Tous les samedis dans l'émission Mediapolis, Claire Hazan revient sur l'actualité et la politique par le prisme des réseaux sociaux.
Claire Hazan suit pour Mediapolis les réseaux sociaux. Et ça tombe bien parce que c’est justement un réseau social, Facebook, qui a occupé la une de pas mal de magazines ces dernières semaines. Et pas pour en dire que du bien, on s’en doute…
Dans le New York Times récemment : le moment « Frankenstein de Facebook ». En couverture du magazine Society cette semaine : « Mark Zuckerberg a-t-il perdu le contrôle de Facebook ? », dans Libération : « Facebook : le profil du suspect ».
Suspect, Facebook l’est depuis un moment, ce n’est pas nouveau.
Suspect d’avoir entraîné l’élection de Donald Trump
Suspect d’avoir contribué au Brexit
Suspect de nourrir la croissance des milieux d’extrême-droite
Tout ça toujours pour les 2 mêmes raisons : Facebook favoriserait la diffusion des fake news et enfermerait les internautes dans des bulles idéologiques, où ils ne sont confrontés qu’aux mêmes opinions que les leurs.
Qu’est ce qui a changé alors, pourquoi se repenche-ton sur le cas Facebook dernièrement dans les medias?
Dans les dernières semaines, s’est ouvert un nouvel épisode. Là on est plus dans la suspicion, dans la brume des algorithmes mais dans des faits : Facebook reconnait avoir vendu (à son insu) des espaces publicitaires à des comptes russes, pour une opération d’influence sur la campagne américaine. Le réseau social sera auditionné devant le Congrès américain le 1er novembre prochain.

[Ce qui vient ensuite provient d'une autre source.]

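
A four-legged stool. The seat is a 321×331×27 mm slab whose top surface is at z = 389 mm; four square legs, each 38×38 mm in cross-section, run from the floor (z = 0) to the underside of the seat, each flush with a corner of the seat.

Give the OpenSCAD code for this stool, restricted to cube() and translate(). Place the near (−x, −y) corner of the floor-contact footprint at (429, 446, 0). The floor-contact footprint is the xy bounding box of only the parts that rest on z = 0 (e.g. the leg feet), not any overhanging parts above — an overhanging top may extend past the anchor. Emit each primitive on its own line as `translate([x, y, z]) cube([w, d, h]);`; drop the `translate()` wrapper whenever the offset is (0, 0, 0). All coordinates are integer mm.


// leg_h = 389 - 27 = 362
translate([429, 446, 362]) cube([321, 331, 27]);
translate([429, 446, 0]) cube([38, 38, 362]);
translate([712, 446, 0]) cube([38, 38, 362]);
translate([429, 739, 0]) cube([38, 38, 362]);
translate([712, 739, 0]) cube([38, 38, 362]);


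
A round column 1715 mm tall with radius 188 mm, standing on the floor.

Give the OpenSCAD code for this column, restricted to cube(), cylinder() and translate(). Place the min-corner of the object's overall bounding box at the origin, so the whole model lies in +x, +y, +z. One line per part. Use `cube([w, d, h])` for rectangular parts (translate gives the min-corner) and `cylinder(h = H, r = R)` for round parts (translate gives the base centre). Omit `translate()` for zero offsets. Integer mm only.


translate([188, 188, 0]) cylinder(h = 1715, r = 188);


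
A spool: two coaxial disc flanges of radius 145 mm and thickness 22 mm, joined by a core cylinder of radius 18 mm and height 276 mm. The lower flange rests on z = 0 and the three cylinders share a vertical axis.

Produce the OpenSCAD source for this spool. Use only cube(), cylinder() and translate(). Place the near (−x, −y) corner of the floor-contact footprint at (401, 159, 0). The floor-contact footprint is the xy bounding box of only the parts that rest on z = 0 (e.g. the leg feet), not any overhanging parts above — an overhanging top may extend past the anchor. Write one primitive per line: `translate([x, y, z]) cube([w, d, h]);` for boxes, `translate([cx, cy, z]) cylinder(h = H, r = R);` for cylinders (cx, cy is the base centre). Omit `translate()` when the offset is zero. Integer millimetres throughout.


translate([546, 304, 0]) cylinder(h = 22, r = 145);
translate([546, 304, 22]) cylinder(h = 276, r = 18);
translate([546, 304, 298]) cylinder(h = 22, r = 145);


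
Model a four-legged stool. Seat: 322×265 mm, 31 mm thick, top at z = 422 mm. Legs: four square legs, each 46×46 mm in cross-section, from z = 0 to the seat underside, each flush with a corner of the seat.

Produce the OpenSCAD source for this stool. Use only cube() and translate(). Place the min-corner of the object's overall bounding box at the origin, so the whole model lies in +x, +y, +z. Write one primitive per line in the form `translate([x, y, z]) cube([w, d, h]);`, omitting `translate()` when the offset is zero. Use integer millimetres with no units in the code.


// leg_h = 422 - 31 = 391
translate([0, 0, 391]) cube([322, 265, 31]);
cube([46, 46, 391]);
translate([276, 0, 0]) cube([46, 46, 391]);
translate([0, 219, 0]) cube([46, 46, 391]);
translate([276, 219, 0]) cube([46, 46, 391]);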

D’un coup, ça devient très concret : Facebook au cœur de l’élection présidentielle, de l’ingérence russe, qui doit rendre des comptes au Congrès américain. Personne ne peut plus nier ou minimiser l’impact politique de ce qui ne devait être au départ qu’un simple trombinoscope pour se faire de nouveaux amis sur internet.

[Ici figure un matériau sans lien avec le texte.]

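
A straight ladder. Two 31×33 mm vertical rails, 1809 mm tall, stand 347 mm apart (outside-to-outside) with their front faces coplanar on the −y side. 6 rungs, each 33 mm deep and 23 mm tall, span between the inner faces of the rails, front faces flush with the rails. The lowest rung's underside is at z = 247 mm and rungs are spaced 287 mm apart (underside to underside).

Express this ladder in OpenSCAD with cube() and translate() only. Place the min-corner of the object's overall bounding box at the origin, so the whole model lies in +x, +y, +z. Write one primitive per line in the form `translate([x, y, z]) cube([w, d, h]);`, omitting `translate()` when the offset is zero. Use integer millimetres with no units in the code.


cube([31, 33, 1809]);
translate([316, 0, 0]) cube([31, 33, 1809]);
translate([31, 0, 247]) cube([285, 33, 23]);
translate([31, 0, 534]) cube([285, 33, 23]);
translate([31, 0, 821]) cube([285, 33, 23]);
translate([31, 0, 1108]) cube([285, 33, 23]);
translate([31, 0, 1395]) cube([285, 33, 23]);
translate([31, 0, 1682]) cube([285, 33, 23]);


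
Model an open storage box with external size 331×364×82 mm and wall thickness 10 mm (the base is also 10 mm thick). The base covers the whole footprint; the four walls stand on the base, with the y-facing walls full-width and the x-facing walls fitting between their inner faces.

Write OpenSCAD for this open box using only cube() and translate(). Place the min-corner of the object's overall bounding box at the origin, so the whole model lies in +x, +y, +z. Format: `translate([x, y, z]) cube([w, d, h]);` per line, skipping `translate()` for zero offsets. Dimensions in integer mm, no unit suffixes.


cube([331, 364, 10]);
translate([0, 0, 10]) cube([331, 10, 72]);
translate([0, 354, 10]) cube([331, 10, 72]);
translate([0, 10, 10]) cube([10, 344, 72]);
translate([321, 10, 10]) cube([10, 344, 72]);


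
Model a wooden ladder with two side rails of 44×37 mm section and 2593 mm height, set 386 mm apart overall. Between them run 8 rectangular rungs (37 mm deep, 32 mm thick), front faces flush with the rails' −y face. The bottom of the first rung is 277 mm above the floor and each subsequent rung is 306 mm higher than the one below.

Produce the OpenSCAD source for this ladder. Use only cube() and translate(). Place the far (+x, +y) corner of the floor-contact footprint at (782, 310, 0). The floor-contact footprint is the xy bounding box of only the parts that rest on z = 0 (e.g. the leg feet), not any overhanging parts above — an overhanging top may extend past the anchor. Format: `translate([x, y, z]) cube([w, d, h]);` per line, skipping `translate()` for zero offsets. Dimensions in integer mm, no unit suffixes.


// rung span = 386 - 2*44 = 298
// rung[k] z = 277 + k*306
translate([396, 273, 0]) cube([44, 37, 2593]);
translate([738, 273, 0]) cube([44, 37, 2593]);
translate([440, 273, 277]) cube([298, 37, 32]);
translate([440, 273, 583]) cube([298, 37, 32]);
translate([440, 273, 889]) cube([298, 37, 32]);
translate([440, 273, 1195]) cube([298, 37, 32]);
translate([440, 273, 1501]) cube([298, 37, 32]);
translate([440, 273, 1807]) cube([298, 37, 32]);
translate([440, 273, 2113]) cube([298, 37, 32]);
translate([440, 273, 2419]) cube([298, 37, 32]);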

Vous parliez tout à l’heure de l’article du NYT qui titrait « le moment Frankenstein de Facebook ». Frankenstein c’est une créature qu’on crée mais qu’on ne maitrise pas. Ça veut dire que Facebook aurait été dépassé par sa propre ampleur ?

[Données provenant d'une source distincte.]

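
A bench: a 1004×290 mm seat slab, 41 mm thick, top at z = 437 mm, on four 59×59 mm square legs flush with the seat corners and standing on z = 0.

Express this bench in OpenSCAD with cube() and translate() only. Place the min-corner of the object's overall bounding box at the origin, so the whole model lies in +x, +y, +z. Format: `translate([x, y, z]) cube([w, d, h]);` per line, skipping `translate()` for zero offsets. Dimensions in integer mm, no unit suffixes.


translate([0, 0, 396]) cube([1004, 290, 41]);
cube([59, 59, 396]);
translate([0, 231, 0]) cube([59, 59, 396]);
translate([945, 0, 0]) cube([59, 59, 396]);
translate([945, 231, 0]) cube([59, 59, 396]);


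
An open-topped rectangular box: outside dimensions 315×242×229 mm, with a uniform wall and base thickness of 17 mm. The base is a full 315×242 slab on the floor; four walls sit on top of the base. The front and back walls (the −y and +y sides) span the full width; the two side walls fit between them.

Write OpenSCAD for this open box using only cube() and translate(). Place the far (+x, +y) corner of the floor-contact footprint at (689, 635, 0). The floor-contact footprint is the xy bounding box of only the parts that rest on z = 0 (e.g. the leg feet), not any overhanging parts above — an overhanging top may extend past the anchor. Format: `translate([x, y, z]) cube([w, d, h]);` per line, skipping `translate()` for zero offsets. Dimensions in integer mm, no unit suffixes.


translate([374, 393, 0]) cube([315, 242, 17]);
translate([374, 393, 17]) cube([315, 17, 212]);
translate([374, 618, 17]) cube([315, 17, 212]);
translate([374, 410, 17]) cube([17, 208, 212]);
translate([672, 410, 17]) cube([17, 208, 212]);


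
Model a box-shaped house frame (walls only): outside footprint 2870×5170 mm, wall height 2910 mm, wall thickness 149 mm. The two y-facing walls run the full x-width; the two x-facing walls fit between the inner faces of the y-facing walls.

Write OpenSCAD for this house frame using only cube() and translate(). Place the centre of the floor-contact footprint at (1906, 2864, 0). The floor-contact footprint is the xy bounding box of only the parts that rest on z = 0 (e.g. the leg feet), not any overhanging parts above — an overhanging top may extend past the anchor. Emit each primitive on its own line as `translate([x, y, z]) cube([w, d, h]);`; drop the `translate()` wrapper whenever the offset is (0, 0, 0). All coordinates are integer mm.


translate([471, 279, 0]) cube([2870, 149, 2910]);
translate([471, 5300, 0]) cube([2870, 149, 2910]);
translate([471, 428, 0]) cube([149, 4872, 2910]);
translate([3192, 428, 0]) cube([149, 4872, 2910]);


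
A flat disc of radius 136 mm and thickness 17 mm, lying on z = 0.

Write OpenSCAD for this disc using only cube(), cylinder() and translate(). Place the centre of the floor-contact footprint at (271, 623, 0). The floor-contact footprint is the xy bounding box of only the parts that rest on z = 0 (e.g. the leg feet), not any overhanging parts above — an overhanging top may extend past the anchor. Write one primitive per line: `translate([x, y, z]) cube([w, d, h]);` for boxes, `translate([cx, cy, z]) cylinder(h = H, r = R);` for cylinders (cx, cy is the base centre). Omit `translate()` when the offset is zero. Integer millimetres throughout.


translate([271, 623, 0]) cylinder(h = 17, r = 136);


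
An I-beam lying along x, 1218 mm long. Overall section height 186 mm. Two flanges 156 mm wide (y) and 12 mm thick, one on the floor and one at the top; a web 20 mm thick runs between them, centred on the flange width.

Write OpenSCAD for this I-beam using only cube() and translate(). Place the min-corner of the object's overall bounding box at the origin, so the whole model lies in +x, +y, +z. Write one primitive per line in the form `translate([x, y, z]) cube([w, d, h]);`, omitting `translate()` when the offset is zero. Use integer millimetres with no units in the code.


cube([1218, 156, 12]);
translate([0, 68, 12]) cube([1218, 20, 162]);
translate([0, 0, 174]) cube([1218, 156, 12]);


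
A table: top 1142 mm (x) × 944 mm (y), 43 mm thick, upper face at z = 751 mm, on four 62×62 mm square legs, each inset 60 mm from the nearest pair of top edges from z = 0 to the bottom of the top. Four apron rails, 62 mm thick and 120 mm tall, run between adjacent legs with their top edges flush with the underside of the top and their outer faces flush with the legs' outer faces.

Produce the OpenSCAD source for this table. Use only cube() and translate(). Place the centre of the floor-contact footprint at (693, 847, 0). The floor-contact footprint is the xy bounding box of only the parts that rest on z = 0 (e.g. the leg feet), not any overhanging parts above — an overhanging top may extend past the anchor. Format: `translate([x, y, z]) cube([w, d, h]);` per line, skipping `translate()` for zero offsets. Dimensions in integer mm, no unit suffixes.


translate([122, 375, 708]) cube([1142, 944, 43]);
translate([182, 435, 0]) cube([62, 62, 708]);
translate([1142, 435, 0]) cube([62, 62, 708]);
translate([182, 1197, 0]) cube([62, 62, 708]);
translate([1142, 1197, 0]) cube([62, 62, 708]);
translate([244, 435, 588]) cube([898, 62, 120]);
translate([244, 1197, 588]) cube([898, 62, 120]);
translate([182, 497, 588]) cube([62, 700, 120]);
translate([1142, 497, 588]) cube([62, 700, 120]);


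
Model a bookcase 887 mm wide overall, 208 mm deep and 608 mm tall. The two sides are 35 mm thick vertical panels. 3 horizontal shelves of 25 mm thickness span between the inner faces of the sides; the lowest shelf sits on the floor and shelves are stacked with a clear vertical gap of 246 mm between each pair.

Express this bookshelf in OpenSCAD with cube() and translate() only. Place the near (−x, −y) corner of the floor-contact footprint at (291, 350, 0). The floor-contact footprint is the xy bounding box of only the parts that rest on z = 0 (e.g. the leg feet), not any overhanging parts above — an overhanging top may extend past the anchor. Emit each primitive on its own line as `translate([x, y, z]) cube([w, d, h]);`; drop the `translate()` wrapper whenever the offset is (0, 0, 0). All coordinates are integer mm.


translate([291, 350, 0]) cube([35, 208, 608]);
translate([1143, 350, 0]) cube([35, 208, 608]);
translate([326, 350, 0]) cube([817, 208, 25]);
translate([326, 350, 271]) cube([817, 208, 25]);
translate([326, 350, 542]) cube([817, 208, 25]);


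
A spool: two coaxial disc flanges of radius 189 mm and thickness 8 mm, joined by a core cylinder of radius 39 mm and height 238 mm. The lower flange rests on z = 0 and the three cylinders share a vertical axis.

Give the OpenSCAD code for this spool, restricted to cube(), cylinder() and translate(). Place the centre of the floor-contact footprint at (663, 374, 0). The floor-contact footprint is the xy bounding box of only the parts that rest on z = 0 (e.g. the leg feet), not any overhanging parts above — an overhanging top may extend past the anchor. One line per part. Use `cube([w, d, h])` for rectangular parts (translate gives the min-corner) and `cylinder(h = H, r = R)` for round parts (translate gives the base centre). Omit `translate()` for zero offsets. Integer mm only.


translate([663, 374, 0]) cylinder(h = 8, r = 189);
translate([663, 374, 8]) cylinder(h = 238, r = 39);
translate([663, 374, 246]) cylinder(h = 8, r = 189);


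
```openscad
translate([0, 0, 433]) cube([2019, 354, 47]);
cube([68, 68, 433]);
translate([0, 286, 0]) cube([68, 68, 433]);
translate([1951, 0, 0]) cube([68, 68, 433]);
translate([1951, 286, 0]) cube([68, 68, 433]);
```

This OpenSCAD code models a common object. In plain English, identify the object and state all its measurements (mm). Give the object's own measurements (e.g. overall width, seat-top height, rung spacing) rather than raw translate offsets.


A long wooden bench with a 2019 mm (x) × 354 mm (y) seat, 47 mm thick, its top surface 480 mm above the floor. Four 68 mm square legs at the seat corners, flush with the edges, run from z = 0 to the seat underside.


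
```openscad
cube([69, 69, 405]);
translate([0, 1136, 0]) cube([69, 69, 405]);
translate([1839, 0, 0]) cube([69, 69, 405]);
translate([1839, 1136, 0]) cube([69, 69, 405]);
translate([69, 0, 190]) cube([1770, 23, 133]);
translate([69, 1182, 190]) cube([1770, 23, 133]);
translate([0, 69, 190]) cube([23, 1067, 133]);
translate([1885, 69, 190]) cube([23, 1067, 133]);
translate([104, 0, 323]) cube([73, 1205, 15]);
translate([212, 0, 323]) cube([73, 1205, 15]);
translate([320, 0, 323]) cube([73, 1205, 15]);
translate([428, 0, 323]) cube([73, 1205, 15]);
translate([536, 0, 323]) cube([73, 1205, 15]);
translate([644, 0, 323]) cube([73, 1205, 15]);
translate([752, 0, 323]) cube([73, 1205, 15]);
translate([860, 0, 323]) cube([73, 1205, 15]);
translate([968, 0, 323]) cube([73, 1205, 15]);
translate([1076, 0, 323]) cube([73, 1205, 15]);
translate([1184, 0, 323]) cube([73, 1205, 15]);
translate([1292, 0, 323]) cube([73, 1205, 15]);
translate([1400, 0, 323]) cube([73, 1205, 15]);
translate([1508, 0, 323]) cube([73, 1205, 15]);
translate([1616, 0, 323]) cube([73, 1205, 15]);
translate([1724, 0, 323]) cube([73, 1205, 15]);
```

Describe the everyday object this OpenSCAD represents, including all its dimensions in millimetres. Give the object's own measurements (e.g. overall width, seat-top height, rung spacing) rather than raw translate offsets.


A bed frame 1908 mm long (x) by 1205 mm wide (y). Four 69×69 mm corner posts, 405 mm tall, at the corners of the footprint. Four rails of 23 mm thickness and 133 mm height run between adjacent posts with their undersides at z = 190 mm, their outer faces flush with the outside of the frame (the two x-running rails run between the posts' inner faces; the two y-running rails run between the posts' inner faces). 16 slats, each 73 mm wide (x) and 15 mm thick, lie across the top of the two x-running rails, running the full 1205 mm width of the frame in y; along x they sit between the end posts with a 35 mm gap after the −x posts and between neighbouring slats, leaving 42 mm before the +x posts.


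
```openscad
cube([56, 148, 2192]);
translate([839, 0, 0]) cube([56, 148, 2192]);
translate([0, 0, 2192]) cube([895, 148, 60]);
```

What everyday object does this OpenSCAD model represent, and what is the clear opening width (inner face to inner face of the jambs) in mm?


A door frame. The clear opening width is 783 mm.

Two 2192 mm tall posts with a header on top — a door frame. The left jamb is 56 mm wide at x = 0; the right jamb starts at x = 839. The clear opening is 839 − 56 = 783 mm.


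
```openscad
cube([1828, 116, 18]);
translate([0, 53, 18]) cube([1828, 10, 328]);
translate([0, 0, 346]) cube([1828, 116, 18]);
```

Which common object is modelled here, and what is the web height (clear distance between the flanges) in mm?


An I-beam. The web height is 328 mm.

Two wide flanges with a thin centred web — an I-beam. Overall 364 mm minus two 18 mm flanges gives a web of 364 − 2·18 = 328 mm.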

C’est là que ça devient intéressant, parce que Facebook cultive justement une très forte ambiguïté sur son positionnement.
D’un côté, il tarde à reconnaître ses responsabilités sur les sujets qui fâchent, comme les fake news ou les ingérences russes.
De l’autre, il se positionne clairement comme un acteur social, en développant des fonctionnalités qui relèvent quasiment du service public, (le « safety check » notamment, qui vous permet de vous signaler comme étant en sécurité pendant un attentat etc.)
C’est un exercice d’équilibriste très périlleux…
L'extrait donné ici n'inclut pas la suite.